La guerre éternelle : une dystopie bien réelle

« Jamais rien ne meurt » analyse de manière pertinent les mécanismes de la guerre et leur influence sur la conscience collective

Revenant d’un séjour au Vietnam, je viens de finir « Jamais rien ne meurt », le livre de Viet Thanh Nguyen, un universitaire américain dont les parents ont émigré aux États-Unis après la guerre. Cet essai sur la mémoire et les traumatismes est admirable, émouvant, et répond à bon nombre de questions que je me posais depuis longtemps, non pas sur le Vietnam, mais plutôt sur la guerre en général. Qu’est ce que la guerre, pourquoi accepte-t-on la guerre, et pourquoi tout cela semble-t-il faire partie de nous? Et mes pensées se télescopent avec l’actualité. Je constate la réalité si « bizarre » pour moi de cette manifestation de partisans des armes à feu à Richmond en Virginie (USA), dont la photo est ci-dessous.
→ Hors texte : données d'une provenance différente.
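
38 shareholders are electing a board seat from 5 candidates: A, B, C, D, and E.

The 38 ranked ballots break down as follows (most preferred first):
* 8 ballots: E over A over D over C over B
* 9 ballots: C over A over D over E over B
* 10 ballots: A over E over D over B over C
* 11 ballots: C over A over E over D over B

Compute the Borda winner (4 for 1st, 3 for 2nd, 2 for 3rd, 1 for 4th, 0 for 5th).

A

A: 8×3 + 9×3 + 10×4 + 11×3 = 124
B: 8×0 + 9×0 + 10×1 + 11×0 = 10
C: 8×1 + 9×4 + 10×0 + 11×4 = 88
D: 8×2 + 9×2 + 10×2 + 11×1 = 65
E: 8×4 + 9×1 + 10×3 + 11×2 = 93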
Oui, de manière frappante, Viet Thanh Nguyen a raison: il parle dans son essai de « guerre éternelle », une dystopie, le mythe fondateur d’ un système qui se perpétue à travers les états, les peuples et les générations.
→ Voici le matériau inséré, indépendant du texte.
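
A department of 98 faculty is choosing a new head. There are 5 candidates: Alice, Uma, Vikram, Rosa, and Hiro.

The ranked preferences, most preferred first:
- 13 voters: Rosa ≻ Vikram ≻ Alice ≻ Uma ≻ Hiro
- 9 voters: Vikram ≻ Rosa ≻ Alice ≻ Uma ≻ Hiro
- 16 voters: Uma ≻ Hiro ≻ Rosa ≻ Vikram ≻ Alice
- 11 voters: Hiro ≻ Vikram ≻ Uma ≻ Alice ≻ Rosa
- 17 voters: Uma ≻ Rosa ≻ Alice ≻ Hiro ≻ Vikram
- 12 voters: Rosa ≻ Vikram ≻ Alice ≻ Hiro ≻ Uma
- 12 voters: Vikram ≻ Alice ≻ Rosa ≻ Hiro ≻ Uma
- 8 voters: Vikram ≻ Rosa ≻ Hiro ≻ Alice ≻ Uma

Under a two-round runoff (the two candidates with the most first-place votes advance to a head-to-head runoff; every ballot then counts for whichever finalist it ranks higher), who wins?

Vikram

Round 1 first-place votes: Alice 0, Uma 33, Vikram 29, Rosa 25, Hiro 11. Uma and Vikram advance.
Runoff: Uma is ranked above Vikram on 33 ballots, Vikram above Uma on 65.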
Début 2020, plusieurs mouvements d’extrême droite et groupes paramilitaires ont annoncé leur participation à cette « Journée de lobbying » JIM URQUHART / REUTERS
« La guerre éternelle », récit de science fiction où Joe Haldeman, ancien soldat du Vietnam, décortique les mécanismes de la guerre

« La guerre éternelle », c’est tout d’abord le titre d’un roman de science fiction de Joe Haldeman, un ancien combattant du Vietnam. C’est la dénonciation d’un système militariste qui considère les hommes comme les pions dans un jeu d’échec. Joe Haldeman décortique le système de la guerre, où les soldats sont la plupart du temps de pauvres victimes. Il va cependant moins loin que Viet Thanh Nguyen, pour qui personne n’est innocent, et pour qui l’existence même du métier de soldat est le signe d’une société qui a renoncé à son humanité.

La « guerre éternelle » est pour moi le terme qui pourrait désigner et dénoncer de manière très juste un mythe de notre monde moderne. L’amplification et la perpétuation que nos sociétés ont appliqué aux bonnes vieilles guerres « patriotiques » et « libératoires » d’autrefois ; une nouvelle version du « nous contre eux », ou des « bons contre les méchants » (les méchants étant les autres, quels qu’ils soient) ; un mythe utile à toute organisation politique ayant un besoin permanent d’entretenir sa force, ses structures et de motiver ses membres à se sacrifier pour elle.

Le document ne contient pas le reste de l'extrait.